Love & Other Disasters(63)



Sai smiled good-naturedly. “Perhaps. But if you had timed things well, you would have already planned to take your cake out of the oven fifteen minutes early to allow it to cool before applying your icing. This disadvantage will simply require some creative thinking. You have three minutes to decide.”

Sai made a big show of setting a timer on his smartwatch.

“Go.”

Khari and Cath huddled toward Dahlia. She didn’t say anything at all for the first thirty seconds, her face a strange blank while Khari and Cath talked heatedly around her, their voices a low murmur. London was contemplating calling for the medic. There was clearly something going on with Dahlia.

And then she frowned, deeply, crossing her arms in front of her chest, and jumped into the conversation. She looked pissed. London very much wanted to kiss her.

“Ten seconds!”

Dahlia rolled her eyes and sighed, drooping to the back of Tanner Tavish’s chair.

“Aaand time is up!” Sai snapped his fingers. “Judges’ table, we’re ready for your decision. Khari, who has fifteen minutes less to bake today?”

“Ahmed,” he said.

Ahmed groaned and hung his head.

“And, Dahlia, who’s the lucky soul who gets to take the rest of the day off ?”

Dahlia closed her eyes briefly. When she opened them, she looked to the side of the set, off camera. London glanced in the direction of her gaze, confused. Who was she looking at? Janet?

Dahlia opened her mouth. And it wasn’t until her tongue lifted to roll out an L that London even thought about what she was going to say. It wasn’t until she finished it with izzie that London realized they’d been positive she’d say something else.

It sounded wrong. It felt wrong, in London’s gut, hearing that name come out of Dahlia’s mouth.

London knew it was only a silly advantage for extra drama. That this was just a TV show. But they also knew they would have fought to save Dahlia, if the situation were reversed, to give her extra peace of mind if they could. They never would have gone along with saving Lizzie.

Who was currently gasping, behind them. London turned around to watch her clench her hands to her heart.

“Congratulations, Lizzie!
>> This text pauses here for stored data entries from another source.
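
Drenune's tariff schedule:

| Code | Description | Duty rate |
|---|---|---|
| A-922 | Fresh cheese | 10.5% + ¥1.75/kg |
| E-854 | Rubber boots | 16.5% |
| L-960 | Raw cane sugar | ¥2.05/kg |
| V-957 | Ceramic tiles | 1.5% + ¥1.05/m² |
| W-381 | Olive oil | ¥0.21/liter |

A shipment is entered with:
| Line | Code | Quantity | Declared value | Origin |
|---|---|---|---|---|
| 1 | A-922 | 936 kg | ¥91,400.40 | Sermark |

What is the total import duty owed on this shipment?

Line 1 (A-922, Sermark, 936 kg, ¥91,400.40):
Base rate for A-922 is 10.5% + ¥1.75/kg.
Duty = ¥91,400.40 × 10.5% + 936 × ¥1.75 = ¥11,235.04.

¥11,235.04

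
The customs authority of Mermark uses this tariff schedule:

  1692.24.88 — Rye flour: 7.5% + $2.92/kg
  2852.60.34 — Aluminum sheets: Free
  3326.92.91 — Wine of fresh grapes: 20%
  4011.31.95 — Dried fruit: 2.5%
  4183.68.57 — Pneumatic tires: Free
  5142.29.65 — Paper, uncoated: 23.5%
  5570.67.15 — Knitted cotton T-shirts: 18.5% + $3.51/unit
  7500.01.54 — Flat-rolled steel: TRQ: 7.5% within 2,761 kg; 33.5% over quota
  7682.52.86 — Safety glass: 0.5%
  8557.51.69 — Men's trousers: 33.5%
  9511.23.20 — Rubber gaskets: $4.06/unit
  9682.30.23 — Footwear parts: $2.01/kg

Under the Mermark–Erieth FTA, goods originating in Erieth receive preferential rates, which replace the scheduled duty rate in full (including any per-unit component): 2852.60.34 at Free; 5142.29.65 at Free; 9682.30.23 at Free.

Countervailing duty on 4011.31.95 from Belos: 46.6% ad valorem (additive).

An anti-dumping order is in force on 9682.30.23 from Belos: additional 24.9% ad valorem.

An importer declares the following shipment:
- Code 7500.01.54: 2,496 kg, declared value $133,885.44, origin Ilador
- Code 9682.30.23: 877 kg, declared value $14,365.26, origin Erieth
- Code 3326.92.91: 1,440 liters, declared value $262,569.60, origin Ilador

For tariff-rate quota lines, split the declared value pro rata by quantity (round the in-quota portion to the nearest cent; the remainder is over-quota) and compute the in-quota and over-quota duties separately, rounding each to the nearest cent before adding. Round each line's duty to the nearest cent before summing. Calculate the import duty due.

Line 1 (7500.01.54, Ilador, 2,496 kg, $133,885.44):
Code 7500.01.54 is under a tariff-rate quota (threshold 2,761 kg). Quantity 2,496 kg is within the quota, so the in-quota rate 7.5% applies to the full value.
Duty = $133,885.44 × 7.5% = $10,041.41.
Line 2 (9682.30.23, Erieth, 877 kg, $14,365.26):
Base rate for 9682.30.23 is $2.01/kg.
Origin Erieth qualifies under the Mermark–Erieth agreement and 9682.30.23 is covered: preferential rate Free applies instead.
The additional-duty order on 9682.30.23 targets Belos, not Erieth; it does not apply.
Duty = $14,365.26 × 0% = $0.00.
Line 3 (3326.92.91, Ilador, 1,440 liters, $262,569.60):
Base rate for 3326.92.91 is 20%.
Duty = $262,569.60 × 20% = $52,513.92.
Total = $10,041.41 + $0.00 + $52,513.92 = $62,555.33.

$62,555.33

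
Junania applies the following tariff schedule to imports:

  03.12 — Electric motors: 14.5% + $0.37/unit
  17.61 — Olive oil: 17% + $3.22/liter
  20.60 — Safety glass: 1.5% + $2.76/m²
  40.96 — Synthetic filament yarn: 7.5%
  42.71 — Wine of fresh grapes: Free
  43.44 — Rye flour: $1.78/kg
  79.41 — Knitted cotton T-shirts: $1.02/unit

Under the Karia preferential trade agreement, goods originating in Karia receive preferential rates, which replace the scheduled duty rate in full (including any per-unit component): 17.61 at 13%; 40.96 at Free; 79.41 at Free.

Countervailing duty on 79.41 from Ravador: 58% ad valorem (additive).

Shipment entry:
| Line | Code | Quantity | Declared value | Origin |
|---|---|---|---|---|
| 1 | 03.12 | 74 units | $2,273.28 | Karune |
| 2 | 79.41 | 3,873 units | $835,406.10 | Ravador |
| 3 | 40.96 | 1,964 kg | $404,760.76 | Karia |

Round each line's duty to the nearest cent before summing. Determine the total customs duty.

Line 1 (03.12, Karune, 74 units, $2,273.28):
Base rate for 03.12 is 14.5% + $0.37/unit.
Duty = $2,273.28 × 14.5% + 74 × $0.37 = $357.01.
Line 2 (79.41, Ravador, 3,873 units, $835,406.10):
Base rate for 79.41 is $1.02/unit.
79.41 has an FTA preferential rate, but origin Ravador is not Karia; base rate stands.
Additional duty on 79.41 from Ravador: +58% ad valorem. Applied ad valorem rate = 58%.
Duty = $835,406.10 × 58% + 3,873 × $1.02 = $488,486.00.
Line 3 (40.96, Karia, 1,964 kg, $404,760.76):
Base rate for 40.96 is 7.5%.
Origin Karia qualifies under the Junania–Karia agreement and 40.96 is covered: preferential rate Free applies instead.
Duty = $404,760.76 × 0% = $0.00.
Total = $357.01 + $488,486.00 + $0.00 = $488,843.01.

$488,843.01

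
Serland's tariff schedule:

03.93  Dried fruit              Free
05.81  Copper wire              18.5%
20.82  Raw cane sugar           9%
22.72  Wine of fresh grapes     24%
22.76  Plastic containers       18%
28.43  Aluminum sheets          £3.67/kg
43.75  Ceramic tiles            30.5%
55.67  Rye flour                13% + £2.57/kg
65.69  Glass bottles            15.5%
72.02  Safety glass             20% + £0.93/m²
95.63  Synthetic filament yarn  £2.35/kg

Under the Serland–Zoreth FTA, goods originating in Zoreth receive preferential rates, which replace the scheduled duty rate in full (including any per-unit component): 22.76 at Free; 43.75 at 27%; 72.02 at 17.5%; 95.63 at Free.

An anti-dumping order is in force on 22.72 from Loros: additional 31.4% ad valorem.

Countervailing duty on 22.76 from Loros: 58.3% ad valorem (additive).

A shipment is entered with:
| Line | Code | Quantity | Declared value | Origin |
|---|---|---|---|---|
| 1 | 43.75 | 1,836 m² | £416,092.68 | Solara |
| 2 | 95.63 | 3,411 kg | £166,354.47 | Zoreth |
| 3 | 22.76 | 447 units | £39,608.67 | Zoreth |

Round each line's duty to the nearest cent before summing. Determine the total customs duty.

Line 1 (43.75, Solara, 1,836 m², £416,092.68):
Base rate for 43.75 is 30.5%.
43.75 has an FTA preferential rate, but origin Solara is not Zoreth; base rate stands.
Duty = £416,092.68 × 30.5% = £126,908.27.
Line 2 (95.63, Zoreth, 3,411 kg, £166,354.47):
Base rate for 95.63 is £2.35/kg.
Origin Zoreth qualifies under the Serland–Zoreth agreement and 95.63 is covered: preferential rate Free applies instead.
Duty = £166,354.47 × 0% = £0.00.
Line 3 (22.76, Zoreth, 447 units, £39,608.67):
Base rate for 22.76 is 18%.
Origin Zoreth qualifies under the Serland–Zoreth agreement and 22.76 is covered: preferential rate Free applies instead.
The additional-duty order on 22.76 targets Loros, not Zoreth; it does not apply.
Duty = £39,608.67 × 0% = £0.00.
Total = £126,908.27 + £0.00 + £0.00 = £126,908.27.

£126,908.27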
You can put away your apron for the day and go rest your feet.” Sai Patel flashed his award-winning smile.

“Oh!” she trilled. “Wow! But . . . ”

London thought they saw Sai Patel’s mouth twitch.

“Do you mind if I finish the bake anyway?” Lizzie asked. “I’m already halfway through; I’d hate to see a good cake go to waste!”

“Oh, good lord,” London muttered.

But Sai Patel allowed it. Dahlia, Cath, and Khari were released back to their stations.

“London,” Dahlia said urgently as she retied her apron. “I’m sorry, that was—”

“The clock’s running again,” London said. “You should work on your ganache.”

They sensed her pause next to them, the heaviness that had settled over their station.

London smashed apart peppermint sticks with perhaps a smidge more force than was necessary.

Yet it was satisfying, seeing Dahlia jump with each loud crack of their hammer. Watching a solid confection break into sharp shards.

As Dahlia worked on her cake beside them—chocolate sponges with layers of raspberry jam, topped with decadent ganache—London knew, somewhere in the logical part of their brain, that there was no way Dahlia had wanted that to happen. Cath, too. Khari must have pushed to save Lizzie.

Like many of the other contestants—everyone who had sat in awkward silence during that meet-and-greet dinner weeks ago—London hadn’t ever been sure where they stood with Khari. No one else had stomped off that night like Lizzie had. But that didn’t necessarily mean anything. Maybe Khari thought they were an abomination, too.

Either way. Dahlia should have fought harder for them than Khari fought for Lizzie.

London felt good about their cake; they weren’t worried about elimination. They didn’t need the advantage.

But when Dahlia said Lizzie’s name, everything Lizzie represented was brought from the depths of London’s subconscious into the forefront of their brain. Painful, present, impossible to ignore.

The truth was that London had gotten very good at pretending Lizzie didn’t exist on set, but they were only pretending to pretend. Like they pretended with their dad. Like they pretended almost every hour of every day that they were in public.

The fact that London would always be surrounded by people who either didn’t approve of their identity or didn’t understand their identity was not a fact that could simply be ignored. London could push it away in order to exist. But it was always lurking in the shadows, making London on guard for how they should act, what they should say in front of other human beings.

They had become so used to this mode of existence that they only truly comprehended the depths of it when they imagined what the opposite would feel like. If there was a society where everyone rejected the binary, where gender norms didn’t exist at all, where bodies were just bodies, every one real and valid and equally human, and you didn’t have to worry about what people were assuming or not assuming about you.

The idea made London feel so light and free that it was only then that they fully felt the weight of the invisible stress they carried, compacted in their bones.